Startup hacks and engineering miracles from your exhausted friends at Faraday

How to use Postgres cursors and multi-insert in Ruby with Sequel

Seamus Abshere on

This post is part of our PostgreSQL series.

SQL cursors are a great way to stream data out of a database without loading it all into memory.

Reading using a cursor

Sequel has use_cursor:

BATCH_SIZE = 1000  
DB[:widgets].  
  select(:id, :name, :power).
  use_cursor(rows_per_fetch: BATCH_SIZE).each do |row|
    row[:id] # whatever
  end
end  

Writing using cursors and multi-insert

Here's a real-world example - we had to copy things from widgets to widgets_copy.

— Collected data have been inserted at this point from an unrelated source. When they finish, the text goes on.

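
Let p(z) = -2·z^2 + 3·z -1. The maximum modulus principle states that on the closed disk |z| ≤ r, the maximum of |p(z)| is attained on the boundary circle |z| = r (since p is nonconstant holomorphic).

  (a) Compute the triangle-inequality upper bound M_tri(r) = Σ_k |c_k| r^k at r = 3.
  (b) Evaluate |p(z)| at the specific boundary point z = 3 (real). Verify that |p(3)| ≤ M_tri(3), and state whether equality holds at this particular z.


Coefficients: c_0 = -1, c_1 = 3, c_2 = -2. Radius r = 3.
Part (a). Triangle bound: M_tri(r) = Σ_k |c_k| r^k
  = |-1|·3^0 + |3|·3^1 + |-2|·3^2
  = 1 + 9 + 18 = 28.
This bounds M(r) := max_{|z|=r} |p(z)| from above; equality holds iff all terms c_k z^k can be made to align in phase at a single z on |z|=r.
Part (b). At z = 3 (real, on the circle |z| = r):
  p(3) = (-1)·3^0 + (3)·3^1 + (-2)·3^2 = -10.
  |p(3)| = 10.
Check: |p(3)| = 10 ≤ 28 = M_tri(3). ✓ Equality does not hold at z = 3 (the coefficients have mixed signs, so the terms do not all align in phase there).

M_tri(3) = 28; |p(3)| = 10; equality at z=3: no.


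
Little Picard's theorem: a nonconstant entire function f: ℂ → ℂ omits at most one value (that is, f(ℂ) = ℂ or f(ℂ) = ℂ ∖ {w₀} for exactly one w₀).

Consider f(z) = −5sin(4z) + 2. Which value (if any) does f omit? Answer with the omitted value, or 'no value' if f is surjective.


Little Picard bounds the complement of f(ℂ) to at most one point.
sin is entire and surjective onto ℂ: for every w ∈ ℂ, sin(ζ) = w has a solution ζ ∈ ℂ (e.g., via the complex inverse arcsin). With ζ = 4z this gives z = ζ/(4). Then -5·sin(4z) takes every value in -5·ℂ = ℂ, and adding 2 is a bijection of ℂ. So f is surjective and omits no value. (Note: only on the real line is sin bounded by [−1, 1].)

Omitted value: no value.


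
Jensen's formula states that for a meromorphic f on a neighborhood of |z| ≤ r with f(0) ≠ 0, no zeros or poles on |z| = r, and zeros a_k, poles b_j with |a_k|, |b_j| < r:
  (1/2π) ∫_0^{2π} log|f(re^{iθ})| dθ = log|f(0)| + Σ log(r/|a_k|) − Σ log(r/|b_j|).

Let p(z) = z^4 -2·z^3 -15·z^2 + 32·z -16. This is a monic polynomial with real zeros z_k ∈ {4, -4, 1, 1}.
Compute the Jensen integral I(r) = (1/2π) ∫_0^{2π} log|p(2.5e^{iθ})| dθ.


Zeros: -4, 1, 1, 4; r = 2.5.
Inside |z| < r: 1, 1. Outside (|z| ≥ r): -4, 4.
p(0) = -16, so log|p(0)| = log(16) = 2.7726.
Apply Jensen: I(r) = log|p(0)| + Σ_k log(r/|z_k|), summed over zeros inside |z| < r.
  log(r/|z_k|) for z_k = 1: log(2.5/1) = 0.9163
  log(r/|z_k|) for z_k = 1: log(2.5/1) = 0.9163
  Outside zeros (-4, 4) contribute nothing to the Jensen sum.
Sum over inside zeros: 1.8326.
I(r) = log|p(0)| + (inside sum) = 2.7726 + 1.8326 = 4.6052.
Note: since some zeros are outside |z| ≤ r, the simplified n·log(r) form does NOT apply — only the inside zeros contribute.

I(r) ≈ 4.6052.


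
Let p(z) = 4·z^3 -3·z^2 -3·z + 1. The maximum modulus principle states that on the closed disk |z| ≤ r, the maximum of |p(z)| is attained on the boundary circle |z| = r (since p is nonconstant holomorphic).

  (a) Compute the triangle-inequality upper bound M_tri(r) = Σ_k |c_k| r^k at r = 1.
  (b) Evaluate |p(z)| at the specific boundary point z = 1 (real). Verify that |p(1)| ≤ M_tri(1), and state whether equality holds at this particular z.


Coefficients: c_0 = 1, c_1 = -3, c_2 = -3, c_3 = 4. Radius r = 1.
Part (a). Triangle bound: M_tri(r) = Σ_k |c_k| r^k
  = |1|·1^0 + |-3|·1^1 + |-3|·1^2 + |4|·1^3
  = 1 + 3 + 3 + 4 = 11.
This bounds M(r) := max_{|z|=r} |p(z)| from above; equality holds iff all terms c_k z^k can be made to align in phase at a single z on |z|=r.
Part (b). At z = 1 (real, on the circle |z| = r):
  p(1) = (1)·1^0 + (-3)·1^1 + (-3)·1^2 + (4)·1^3 = -1.
  |p(1)| = 1.
Check: |p(1)| = 1 ≤ 11 = M_tri(1). ✓ Equality does not hold at z = 1 (the coefficients have mixed signs, so the terms do not all align in phase there).

M_tri(1) = 11; |p(1)| = 1; equality at z=1: no.


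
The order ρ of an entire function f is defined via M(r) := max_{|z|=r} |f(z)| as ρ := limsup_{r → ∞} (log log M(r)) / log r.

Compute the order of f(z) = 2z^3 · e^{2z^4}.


M(r) = max_{|z|=r} |2|·|z|^3·|e^{2z^4}| = 2·r^3 · e^{2r^4} (the factors attain their maxima compatibly on |z|=r). Then log M(r) = log 2 + 3·log r + 2r^4, dominated by the last term, so log log M(r) ~ 4·log r. The polynomial factor 2z^3 contributes only a log r term and does not affect the order. ρ = 4.
Therefore ρ = 4.

Order ρ = 4.


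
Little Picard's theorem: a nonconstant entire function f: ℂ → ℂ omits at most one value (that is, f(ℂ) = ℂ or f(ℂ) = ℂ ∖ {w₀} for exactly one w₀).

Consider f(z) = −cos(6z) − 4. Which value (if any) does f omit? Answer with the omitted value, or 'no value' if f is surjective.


Little Picard bounds the complement of f(ℂ) to at most one point.
cos is entire and surjective onto ℂ: for every w ∈ ℂ, cos(ζ) = w has a solution ζ ∈ ℂ (e.g., via the complex inverse arccos). With ζ = 6z this gives z = ζ/(6). Then -1·cos(6z) takes every value in -1·ℂ = ℂ, and adding -4 is a bijection of ℂ. So f is surjective and omits no value. (Note: only on the real line is cos bounded by [−1, 1].)

Omitted value: no value.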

We thought we were being really clever, keeping all the data inside Postgres:

# NOTE: this is not the recommended method, but it works too
batches = (desired_count.to_f / BATCH_SIZE).ceil  
batches.times do |i|  
  offset = i * BATCH_SIZE
  DB.run <<-SQL
    INSERT INTO widgets_copy (
      id,
      name,
      power,
      created_at,
      updated_at
    ) (
      SELECT
        uuid_generate_v4(),
        name,
        power,
        now(),
        now(),
      FROM widgets
      ORDER BY id
      LIMIT #{BATCH_SIZE}
      OFFSET #{offset}
    )
  SQL
end  

Even with 244gb of RAM, this sometimes stopped dead 75% of the way through. We rewrote it—pulling the data into Ruby, even—and it's both faster and doesn't stop in the middle. We're using Sequel's multi_insert.

batch = []  
now = Sequel.function :now  
uuid_generate_v4 = Sequel.function :uuid_generate_v4  
DB[:widgets].  
  select(:name, :power).
  order(:id).
  use_cursor(rows_per_fetch: BATCH_SIZE).each do |row|
    batch << row.merge!(
      id: uuid_generate_v4,
      updated_at: now,
      created_at: now
    )
    if (batch.length % BATCH_SIZE == 0) || batch.length == desired_count
      DB[:widgets_copy].multi_insert batch
      batch.clear
    end
  end
end  

Thanks to @dkastner and @devTristan who promoted these ideas internally!